While some NHS organizations are considered Crown bodies like the Department of Health:
Subsection (7) provides that, like NHS trusts, NHS foundation trusts are not Crown bodies: see paragraph 18 of Schedule 2 to the National Health Service and Community Care Act 1990 (“the 1990 Act”).
(Health and Social Care (Community Health and Standards) Act 2003 Explanatory Notes.)
NHS-R Community Use of Licences
The use of licences by the NHS-R Community for GitHub repositories will be detailed in the NHSR-Way book under the Style Guide for code.
Setting Up Licences
There are two ways to start a repository for sharing on GitHub.

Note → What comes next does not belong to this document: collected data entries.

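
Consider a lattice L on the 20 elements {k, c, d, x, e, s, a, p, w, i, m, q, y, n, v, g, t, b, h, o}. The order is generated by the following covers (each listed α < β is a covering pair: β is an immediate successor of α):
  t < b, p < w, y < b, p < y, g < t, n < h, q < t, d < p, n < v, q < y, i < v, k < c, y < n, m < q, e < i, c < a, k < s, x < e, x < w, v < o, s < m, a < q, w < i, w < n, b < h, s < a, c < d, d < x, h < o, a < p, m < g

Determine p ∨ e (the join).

Common upper bounds of {p, e}: i, o, v.
The least among these is i.

i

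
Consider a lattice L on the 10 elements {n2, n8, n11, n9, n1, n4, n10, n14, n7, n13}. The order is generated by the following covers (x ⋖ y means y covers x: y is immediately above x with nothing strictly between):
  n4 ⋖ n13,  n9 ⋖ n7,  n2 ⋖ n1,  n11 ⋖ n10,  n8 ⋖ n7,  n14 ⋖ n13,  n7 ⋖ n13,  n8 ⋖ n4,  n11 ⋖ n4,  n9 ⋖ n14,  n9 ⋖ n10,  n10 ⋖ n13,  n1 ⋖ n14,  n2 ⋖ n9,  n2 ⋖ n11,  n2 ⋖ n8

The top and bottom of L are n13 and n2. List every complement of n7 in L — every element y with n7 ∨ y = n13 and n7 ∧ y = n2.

n1, n11

Need y with n7 ∨ y = n13 and n7 ∧ y = n2.
Checking each element gives: n1, n11.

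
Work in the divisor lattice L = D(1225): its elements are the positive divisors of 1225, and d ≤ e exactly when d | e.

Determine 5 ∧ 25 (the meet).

5

Common lower bounds of {5, 25}: 1, 5.
The greatest among these is 5.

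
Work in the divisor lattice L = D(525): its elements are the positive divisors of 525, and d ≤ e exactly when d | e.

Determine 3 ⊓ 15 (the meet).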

Firstly, you can create a repository directly on the GitHub website and select the appropriate licence during the setup process.
If you create the project locally, using R for example, you can add a licence to it using the usethis
package by typing the following commands in the R console:
usethis::use_cc0_license()
usethis::use_mit_license()
However, the OGL (Open Government Licence) does not appear in the selections for usethis
or GitHub. Crown Copyright sometimes appears as a separate licence, as in the a11ytables
package, and sometimes combined, as in pay-aminusers, an example referred to in the GDS Way.
Dual licences, such as MIT and CC0, are not commonly combined. More information about dual licensing can be found on the GitHub site.